CORPUS_MIN_RECS
Recommendation: Values of less than 2 are not recommended in general,
since they allow terms that are seen only once in the entire corpus. If
clustering is used, this value MUST be set to at least 2. Note that this
parameter works similarly to CORPUS_MIN_COVERAGE: terms that are seen less
frequently than in CORPUS_MIN_RECS are discarded, as are terms that are seen in
less than CORPUS_MIN_COVERAGE *
(number of documents in the corpus)
.
CORPUS_MAX_RECS
Recommendation: As a general rule of thumb, this pass-through does not have to be used. If your number of records can change, for example, through partial updates, Oracle recommends that you not use CORPUS_MAX_RECS, because the statistics will change with the changed number of records. In this case, you may want to use the CORPUS_MAX_COVERAGE pass-through instead.
CORPUS_MIN_COVERAGE
Recommendation: The useful range is 0-1. A value of 0.00005 is a good compromise, because the term extractor will retain a term if it has been seen in at least one document out of 20,000.
This value will change with the nature of the data set. For example, a site with a data set with a lot of topical diversity (such as news) can reduce this value and allow terms with lower coverage (however, one out of any hundred thousand is probably the smallest reasonable value). If memory use is an issue, you should increase this value.
CORPUS_MAX_COVERAGE
Recommendation: The useful range is 0-1. A value of 0.2 (which is 20% of the documents) is a good compromise. If a term is seen in more than one out of five documents (i.e., 20%), it is probably too broad to be useful. If terms that are tagged onto documents seem too generic, this number should be turned down. As with CORPUS_MIN_COVERAGE, turning this number down, even slightly, should free memory.
CORPUS_REGEX_KEEP
Recommendation: A useful regular expression for terms to keep is:
^\p{Alnum}[\p{Alnum}\.\-' ]+$
This retains terms that have at least two characters, start with an alphanumeric character, and includes only alphanumerics, spaces, periods, dashes, and single quotes.
Note
Each term must both match CORPUS_REGEXP_KEEP and not match CORPUS_REGEXP_SKIP to be retained.
CORPUS_REGEX_SKIP
Recommendation: Use this pass-through only if you are certain of the format of the terms you want to discard.
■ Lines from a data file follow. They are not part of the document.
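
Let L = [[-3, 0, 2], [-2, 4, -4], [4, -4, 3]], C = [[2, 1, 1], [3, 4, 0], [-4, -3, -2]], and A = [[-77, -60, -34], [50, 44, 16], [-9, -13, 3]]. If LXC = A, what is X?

Isolating X: multiply by L⁻¹ from the left and C⁻¹ from the right, so X = L⁻¹AC⁻¹.
det L = -4, so L⁻¹ = [[1, 2, 2], [5/2, 17/4, 4], [2, 3, 3]].
det C = -3; the adjugate gives C⁻¹ = [[8/3, 1/3, 4/3], [-2, 0, -1], [-7/3, -2/3, -5/3]].
L⁻¹A = [[5, 2, 4], [-16, -15, -5], [-31, -27, -11]].
X = (L⁻¹A)C⁻¹ = [[0, -1, -2], [-1, -2, 2], [-3, -3, 4]].

X = [[0, -1, -2], [-1, -2, 2], [-3, -3, 4]]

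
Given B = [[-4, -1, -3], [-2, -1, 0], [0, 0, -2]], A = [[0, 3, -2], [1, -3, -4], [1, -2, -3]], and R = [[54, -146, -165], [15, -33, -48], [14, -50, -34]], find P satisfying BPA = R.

P = [[-1, -4, -5], [2, 5, -2], [3, -2, -5]]

Isolating P: multiply by B⁻¹ from the left and A⁻¹ from the right, so P = B⁻¹RA⁻¹.
B has determinant -4; B⁻¹ = [[-1/2, 1/2, 3/4], [1, -2, -3/2], [0, 0, -1/2]].
A has determinant -5; A⁻¹ = [[-1/5, -13/5, 18/5], [1/5, -2/5, 2/5], [-1/5, -3/5, 3/5]].
B⁻¹R = [[-9, 19, 33], [3, -5, -18], [-7, 25, 17]].
P = (B⁻¹R)A⁻¹ = [[-1, -4, -5], [2, 5, -2], [3, -2, -5]].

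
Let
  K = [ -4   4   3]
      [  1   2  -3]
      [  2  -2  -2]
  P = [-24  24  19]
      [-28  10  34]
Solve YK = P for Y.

Since K sits to the right of Y, Y = PK⁻¹.
det K = 6, so K⁻¹ = [[-5/3, 1/3, -3], [-2/3, 1/3, -3/2], [-1, 0, -2]].
Y = PK⁻¹ = [[-24, 24, 19], [-28, 10, 34]] · [[-5/3, 1/3, -3], [-2/3, 1/3, -3/2], [-1, 0, -2]] = [[5, 0, -2], [6, -6, 1]].

Y = [[5, 0, -2], [6, -6, 1]]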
CORPUS_MIN_INFO_GAIN and CORPUS_MAX_INFO_GAIN
Recommendation: Begin by setting CORPUS_MIN_INFO_GAIN to 0. Do not set
CORPUS_MAX_INFO_GAIN initially. Tune the other term extraction pass-throughs.
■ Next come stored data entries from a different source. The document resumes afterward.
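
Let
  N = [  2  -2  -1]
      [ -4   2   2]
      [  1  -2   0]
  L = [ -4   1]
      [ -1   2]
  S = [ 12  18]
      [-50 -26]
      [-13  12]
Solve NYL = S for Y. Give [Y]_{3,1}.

Isolating Y: multiply by N⁻¹ from the left and L⁻¹ from the right, so Y = N⁻¹SL⁻¹.
N has determinant -2; N⁻¹ = [[-2, -1, 1], [-1, -1/2, 0], [-3, -1, 2]].
det L = -7; the adjugate gives L⁻¹ = [[-2/7, 1/7], [-1/7, 4/7]].
N⁻¹S = [[13, 2], [13, -5], [-12, -4]].
Y = (N⁻¹S)L⁻¹ = [[-4, 3], [-3, -1], [4, -4]].

4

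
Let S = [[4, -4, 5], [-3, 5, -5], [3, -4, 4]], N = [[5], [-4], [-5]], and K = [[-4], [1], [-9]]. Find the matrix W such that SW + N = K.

SW = K − N = [[-9], [5], [-4]].
Since S multiplies W on the left, W = S⁻¹(K − N).
S has determinant -3; S⁻¹ = [[0, 4/3, 5/3], [1, -1/3, -5/3], [1, -4/3, -8/3]].
W = S⁻¹(K − N) = [[0], [-4], [-5]].

W = [[0], [-4], [-5]]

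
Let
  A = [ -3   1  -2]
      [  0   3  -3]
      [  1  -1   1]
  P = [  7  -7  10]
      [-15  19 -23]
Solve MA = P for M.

M = [[-3, -2, -2], [4, 4, -3]]

Since A sits to the right of M, M = PA⁻¹.
det A = 3; the adjugate gives A⁻¹ = [[0, 1/3, 1], [-1, -1/3, -3], [-1, -2/3, -3]].
M = PA⁻¹ = [[7, -7, 10], [-15, 19, -23]] · [[0, 1/3, 1], [-1, -1/3, -3], [-1, -2/3, -3]] = [[-3, -2, -2], [4, 4, -3]].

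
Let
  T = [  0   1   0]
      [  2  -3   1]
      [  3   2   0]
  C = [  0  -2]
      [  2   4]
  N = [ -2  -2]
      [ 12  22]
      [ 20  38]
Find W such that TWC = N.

W = T⁻¹NC⁻¹ (apply T⁻¹ on the left and C⁻¹ on the right).
T has determinant 3; T⁻¹ = [[-2/3, 0, 1/3], [1, 0, 0], [13/3, 1, -2/3]].
det C = 4, so C⁻¹ = [[1, 1/2], [-1/2, 0]].
T⁻¹N = [[8, 14], [-2, -2], [-10, -12]].
W = (T⁻¹N)C⁻¹ = [[1, 4], [-1, -1], [-4, -5]].

W = [[1, 4], [-1, -1], [-4, -5]]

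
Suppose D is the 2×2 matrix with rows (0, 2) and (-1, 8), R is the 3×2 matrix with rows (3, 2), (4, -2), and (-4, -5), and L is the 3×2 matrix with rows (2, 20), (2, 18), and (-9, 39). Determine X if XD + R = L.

X = [[5, 1], [2, 2], [2, 5]]

XD = L − R = [[-1, 18], [-2, 20], [-5, 44]].
D is on the right of X, so right-multiply by D⁻¹: X = (L − R)D⁻¹.
det D = 2, so D⁻¹ = [[4, -1], [1/2, 0]].
X = (L − R)D⁻¹ = [[5, 1], [2, 2], [2, 5]].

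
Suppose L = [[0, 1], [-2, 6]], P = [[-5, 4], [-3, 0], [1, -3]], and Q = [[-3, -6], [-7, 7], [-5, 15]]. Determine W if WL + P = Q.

WL = Q − P = [[2, -10], [-4, 7], [-6, 18]].
L is on the right of W, so right-multiply by L⁻¹: W = (Q − P)L⁻¹.
det L = 2; the adjugate gives L⁻¹ = [[3, -1/2], [1, 0]].
W = (Q − P)L⁻¹ = [[-4, -1], [-5, 2], [0, 3]].

W = [[-4, -1], [-5, 2], [0, 3]]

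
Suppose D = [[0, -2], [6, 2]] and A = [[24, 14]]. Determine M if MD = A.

M = [[-3, 4]]

Since D sits to the right of M, M = AD⁻¹.
det D = 12; the adjugate gives D⁻¹ = [[1/6, 1/6], [-1/2, 0]].
M = AD⁻¹ = [[24, 14]] · [[1/6, 1/6], [-1/2, 0]] = [[-3, 4]].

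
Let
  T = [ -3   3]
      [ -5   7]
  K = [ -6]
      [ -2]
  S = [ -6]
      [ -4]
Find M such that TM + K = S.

TM = S − K = [[0], [-2]].
Since T multiplies M on the left, M = T⁻¹(S − K).
det T = -6, so T⁻¹ = [[-7/6, 1/2], [-5/6, 1/2]].
M = T⁻¹(S − K) = [[-1], [-1]].

M = [[-1], [-1]]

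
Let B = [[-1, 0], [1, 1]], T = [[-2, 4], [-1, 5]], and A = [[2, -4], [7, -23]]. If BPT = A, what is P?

P = [[1, 0], [-3, -3]]

Isolating P: multiply by B⁻¹ from the left and T⁻¹ from the right, so P = B⁻¹AT⁻¹.
det B = -1; the adjugate gives B⁻¹ = [[-1, 0], [1, 1]].
det T = -6, so T⁻¹ = [[-5/6, 2/3], [-1/6, 1/3]].
B⁻¹A = [[-2, 4], [9, -27]].
P = (B⁻¹A)T⁻¹ = [[1, 0], [-3, -3]].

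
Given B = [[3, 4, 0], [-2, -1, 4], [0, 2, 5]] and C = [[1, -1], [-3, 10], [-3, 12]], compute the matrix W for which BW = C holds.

B is on the left of W, so left-multiply by B⁻¹: W = B⁻¹C.
det B = 1; the adjugate gives B⁻¹ = [[-13, -20, 16], [10, 15, -12], [-4, -6, 5]].
W = B⁻¹C = [[-13, -20, 16], [10, 15, -12], [-4, -6, 5]] · [[1, -1], [-3, 10], [-3, 12]] = [[-1, 5], [1, -4], [-1, 4]].

W = [[-1, 5], [1, -4], [-1, 4]]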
Then, run a data set (or a subset) with CORPUS_DEBUG set to
true
, which will print the list of terms that
passed all the selection criteria. You can use this information to adjust the
selection criteria, which may include adjusting the CORPUS_MIN_INFO_GAIN and
using the CORPUS_MAX_INFO_GAIN pass-throughs.
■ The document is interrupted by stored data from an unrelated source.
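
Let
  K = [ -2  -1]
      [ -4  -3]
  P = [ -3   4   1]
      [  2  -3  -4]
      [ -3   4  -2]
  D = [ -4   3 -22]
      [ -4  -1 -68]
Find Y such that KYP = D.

Y = [[-3, -1, 1], [0, -5, -2]]

Y = K⁻¹DP⁻¹ (apply K⁻¹ on the left and P⁻¹ on the right).
det K = 2; the adjugate gives K⁻¹ = [[-3/2, 1/2], [2, -1]].
det P = -3, so P⁻¹ = [[-22/3, -4, 13/3], [-16/3, -3, 10/3], [1/3, 0, -1/3]].
K⁻¹D = [[4, -5, -1], [-4, 7, 24]].
Y = (K⁻¹D)P⁻¹ = [[-3, -1, 1], [0, -5, -2]].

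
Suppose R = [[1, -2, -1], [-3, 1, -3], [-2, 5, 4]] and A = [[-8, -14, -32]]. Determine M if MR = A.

R is on the right of M, so right-multiply by R⁻¹: M = AR⁻¹.
det R = -4; the adjugate gives R⁻¹ = [[-19/4, -3/4, -7/4], [-9/2, -1/2, -3/2], [13/4, 1/4, 5/4]].
M = AR⁻¹ = [[-8, -14, -32]] · [[-19/4, -3/4, -7/4], [-9/2, -1/2, -3/2], [13/4, 1/4, 5/4]] = [[-3, 5, -5]].

M = [[-3, 5, -5]]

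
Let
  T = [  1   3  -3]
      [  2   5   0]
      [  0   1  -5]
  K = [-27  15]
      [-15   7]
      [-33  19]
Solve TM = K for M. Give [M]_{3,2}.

-4

Since T multiplies M on the left, M = T⁻¹K.
det T = -1; the adjugate gives T⁻¹ = [[25, -12, -15], [-10, 5, 6], [-2, 1, 1]].
M = T⁻¹K = [[25, -12, -15], [-10, 5, 6], [-2, 1, 1]] · [[-27, 15], [-15, 7], [-33, 19]] = [[0, 6], [-3, -1], [6, -4]].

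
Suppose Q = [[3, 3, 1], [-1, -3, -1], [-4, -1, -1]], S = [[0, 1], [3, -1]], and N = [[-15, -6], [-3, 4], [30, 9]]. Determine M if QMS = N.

Left-multiply by Q⁻¹ and right-multiply by S⁻¹: M = Q⁻¹NS⁻¹.
Q has determinant 4; Q⁻¹ = [[1/2, 1/2, 0], [3/4, 1/4, 1/2], [-11/4, -9/4, -3/2]].
S has determinant -3; S⁻¹ = [[1/3, 1/3], [1, 0]].
Q⁻¹N = [[-9, -1], [3, 1], [3, -6]].
M = (Q⁻¹N)S⁻¹ = [[-4, -3], [2, 1], [-5, 1]].

M = [[-4, -3], [2, 1], [-5, 1]]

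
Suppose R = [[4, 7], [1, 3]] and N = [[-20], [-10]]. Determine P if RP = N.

P = [[2], [-4]]

R is on the left of P, so left-multiply by R⁻¹: P = R⁻¹N.
R has determinant 5; R⁻¹ = [[3/5, -7/5], [-1/5, 4/5]].
P = R⁻¹N = [[3/5, -7/5], [-1/5, 4/5]] · [[-20], [-10]] = [[2], [-4]].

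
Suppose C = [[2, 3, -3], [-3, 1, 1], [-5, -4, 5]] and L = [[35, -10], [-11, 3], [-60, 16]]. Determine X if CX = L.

C is on the left of X, so left-multiply by C⁻¹: X = C⁻¹L.
det C = -3, so C⁻¹ = [[-3, 1, -2], [-10/3, 5/3, -7/3], [-17/3, 7/3, -11/3]].
X = C⁻¹L = [[-3, 1, -2], [-10/3, 5/3, -7/3], [-17/3, 7/3, -11/3]] · [[35, -10], [-11, 3], [-60, 16]] = [[4, 1], [5, 1], [-4, 5]].

X = [[4, 1], [5, 1], [-4, 5]]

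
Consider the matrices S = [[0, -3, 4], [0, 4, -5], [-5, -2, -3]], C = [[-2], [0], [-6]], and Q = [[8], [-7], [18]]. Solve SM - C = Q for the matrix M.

SM = Q + C = [[6], [-7], [12]].
Since S multiplies M on the left, M = S⁻¹(Q + C).
det S = 5, so S⁻¹ = [[-22/5, -17/5, -1/5], [5, 4, 0], [4, 3, 0]].
M = S⁻¹(Q + C) = [[-5], [2], [3]].

M = [[-5], [2], [3]]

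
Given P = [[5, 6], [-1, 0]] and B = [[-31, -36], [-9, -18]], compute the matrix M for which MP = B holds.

M = [[-6, 1], [-3, -6]]

Since P sits to the right of M, M = BP⁻¹.
det P = 6; the adjugate gives P⁻¹ = [[0, -1], [1/6, 5/6]].
M = BP⁻¹ = [[-31, -36], [-9, -18]] · [[0, -1], [1/6, 5/6]] = [[-6, 1], [-3, -6]].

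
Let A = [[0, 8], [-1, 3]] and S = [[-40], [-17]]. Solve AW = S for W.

W = [[2], [-5]]

Left-multiplying both sides by A⁻¹ gives W = A⁻¹S.
det A = 8; the adjugate gives A⁻¹ = [[3/8, -1], [1/8, 0]].
W = A⁻¹S = [[3/8, -1], [1/8, 0]] · [[-40], [-17]] = [[2], [-5]].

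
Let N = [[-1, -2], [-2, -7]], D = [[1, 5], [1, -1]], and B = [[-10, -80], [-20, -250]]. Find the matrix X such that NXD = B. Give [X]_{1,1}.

Isolating X: multiply by N⁻¹ from the left and D⁻¹ from the right, so X = N⁻¹BD⁻¹.
N has determinant 3; N⁻¹ = [[-7/3, 2/3], [2/3, -1/3]].
det D = -6; the adjugate gives D⁻¹ = [[1/6, 5/6], [1/6, -1/6]].
N⁻¹B = [[10, 20], [0, 30]].
X = (N⁻¹B)D⁻¹ = [[5, 5], [5, -5]].

5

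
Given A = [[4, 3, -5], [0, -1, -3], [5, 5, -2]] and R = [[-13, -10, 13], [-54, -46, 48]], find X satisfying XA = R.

X = [[3, -6, -5], [-6, -2, -6]]

Since A sits to the right of X, X = RA⁻¹.
det A = -2, so A⁻¹ = [[-17/2, 19/2, 7], [15/2, -17/2, -6], [-5/2, 5/2, 2]].
X = RA⁻¹ = [[-13, -10, 13], [-54, -46, 48]] · [[-17/2, 19/2, 7], [15/2, -17/2, -6], [-5/2, 5/2, 2]] = [[3, -6, -5], [-6, -2, -6]].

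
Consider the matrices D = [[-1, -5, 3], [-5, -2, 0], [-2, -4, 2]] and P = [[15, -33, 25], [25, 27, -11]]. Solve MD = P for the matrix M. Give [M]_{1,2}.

-6

D is on the right of M, so right-multiply by D⁻¹: M = PD⁻¹.
D has determinant 2; D⁻¹ = [[-2, -1, 3], [5, 2, -15/2], [8, 3, -23/2]].
M = PD⁻¹ = [[15, -33, 25], [25, 27, -11]] · [[-2, -1, 3], [5, 2, -15/2], [8, 3, -23/2]] = [[5, -6, 5], [-3, -4, -1]].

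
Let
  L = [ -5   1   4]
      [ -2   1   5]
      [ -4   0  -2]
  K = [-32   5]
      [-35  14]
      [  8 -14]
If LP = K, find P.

P = [[1, 2], [-3, 3], [-6, 3]]

L is on the left of P, so left-multiply by L⁻¹: P = L⁻¹K.
L has determinant 2; L⁻¹ = [[-1, 1, 1/2], [-12, 13, 17/2], [2, -2, -3/2]].
P = L⁻¹K = [[-1, 1, 1/2], [-12, 13, 17/2], [2, -2, -3/2]] · [[-32, 5], [-35, 14], [8, -14]] = [[1, 2], [-3, 3], [-6, 3]].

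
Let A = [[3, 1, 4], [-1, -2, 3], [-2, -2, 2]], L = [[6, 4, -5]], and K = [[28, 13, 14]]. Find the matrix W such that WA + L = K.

W = [[5, 3, -5]]

WA = K − L = [[22, 9, 19]].
A is on the right of W, so right-multiply by A⁻¹: W = (K − L)A⁻¹.
det A = -6, so A⁻¹ = [[-1/3, 5/3, -11/6], [2/3, -7/3, 13/6], [1/3, -2/3, 5/6]].
W = (K − L)A⁻¹ = [[5, 3, -5]].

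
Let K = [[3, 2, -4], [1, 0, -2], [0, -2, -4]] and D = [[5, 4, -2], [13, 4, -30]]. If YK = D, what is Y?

K is on the right of Y, so right-multiply by K⁻¹: Y = DK⁻¹.
det K = 4; the adjugate gives K⁻¹ = [[-1, 4, -1], [1, -3, 1/2], [-1/2, 3/2, -1/2]].
Y = DK⁻¹ = [[5, 4, -2], [13, 4, -30]] · [[-1, 4, -1], [1, -3, 1/2], [-1/2, 3/2, -1/2]] = [[0, 5, -2], [6, -5, 4]].

Y = [[0, 5, -2], [6, -5, 4]]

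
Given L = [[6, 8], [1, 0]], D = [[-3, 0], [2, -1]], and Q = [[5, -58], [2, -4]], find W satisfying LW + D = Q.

LW = Q − D = [[8, -58], [0, -3]].
L is on the left of W, so left-multiply by L⁻¹: W = L⁻¹(Q − D).
L has determinant -8; L⁻¹ = [[0, 1], [1/8, -3/4]].
W = L⁻¹(Q − D) = [[0, -3], [1, -5]].

W = [[0, -3], [1, -5]]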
If fewer generic terms are desired, increase the value of CORPUS_MIN_INFO_GAIN in small increments (0.5 or 1.0). If more generic terms are desired, decrease this value. CORPUS_DEBUG can be used to select a particular value of CORPUS_MIN_INFO_GAIN.
CORPUS_DEBUG
Recommendation: Set this pass-through to
true
only when you are tuning the filtering
parameters; otherwise, do not use it.